RECENT pictures on the Internet of tourists harassing, restraining and trying to ride a sea turtle caused an uproar and resulted in an investigation by the Departments of Fisheries and Marine Parks.
Not only were the tourists engaging in cruel and irresponsible acts of harassing the turtle, they were encouraged to do so by the tour guide. There was no regard for the safety, welfare or well-being of the unfortunate turtle, despite the obvious consequences of stress on its feeding, mating, breeding and resting patterns.
Such cases of cruelty to wildlife are often packaged by irresponsible tour operators as ecotourism. Tourists happily pose for photos with restrained crocodiles, tigers, turtles, primates and dolphins.
Insufficient regulations exist on how businesses may use the label “ecotourism”, despite a National Ecotourism Plan and a legal framework for wildlife and the environment.
Some tour operators even argue that direct contact with animals in elephant rides, posing with captive wildlife, feeding wild birds and monkeys and petting zoos enable tourists to get acquainted with wild animals and learn to love them. This is not only fallacious but harmful to animal welfare.
Tourists should do basic research on tour destinations and operators before paying for experiences that may harm animal populations, the natural environment and the local community. A basic guide may include:
1. Avoid feeding wild animals, which causes them to lose their fear of humans and make it easier for them to be hunted or poached.
It may also promote aggression and human-animal conflict, affecting their ability to forage for their own food and causing them to be dependent on humans.
Processed snacks and sweets can also pose health and choking hazards to animals.
2. Avoid companies that drive off-track to harass animals. Insist on walking to a sensitive ecological site to appreciate the local flora and fauna. Ecotourism must sensitise people to the beauty and fragility of Nature.
3. Avoid activities like elephant rides and posing with wild animals. Most of these animals are physically restrained with ropes and chains, or drugged or overfed into lethargy so they can be handled easily.
Animals are trained to give rides or perform tricks through beatings and cruel training methods, including withholding of food. Learn to appreciate wildlife as it is and from a distance.
Be happy knowing you have seen them in their natural habitat, and that your money helps improve their living conditions.
4. Conduct due diligence on your destination. Research the travel operators or destination and read reviews and complaints of other travellers. Some zoos, safari parks and aquariums may have contributed to poaching or used cruel training methods.
Avoid travel attractions with performing animals.
5. True ecotourism will consider natural resource and waste management, provide empowerment and economic opportunities to indigenous and local communities, minimise environmental impact, and foster environmental awareness.
Good ecotourism may include hands-on activities like beach and reef cleanups, planting trees and data collection that enable holidaymakers to make a positive difference to ecologically sensitive sites.

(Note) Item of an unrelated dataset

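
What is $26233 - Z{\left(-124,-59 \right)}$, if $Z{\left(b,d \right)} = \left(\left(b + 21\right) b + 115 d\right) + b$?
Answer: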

Tourists should be proactive and help inform NGOs and enforcement agencies of harmful practices or offences.
Trade in and consumption of wildlife should be reported to WWF Malaysia, the Department of Wildlife and National Parks or the Malaysian Conservation Alliance for Tigers (MYCAT) Hotline. Cruelty to and mistreatment of wildlife should be reported to the Department of Wildlife and National Parks and the state SPCA.
Offences against marine life should be reported to the Department of Fisheries or the Department of Marine Parks. Responsible tourism begins with you and me.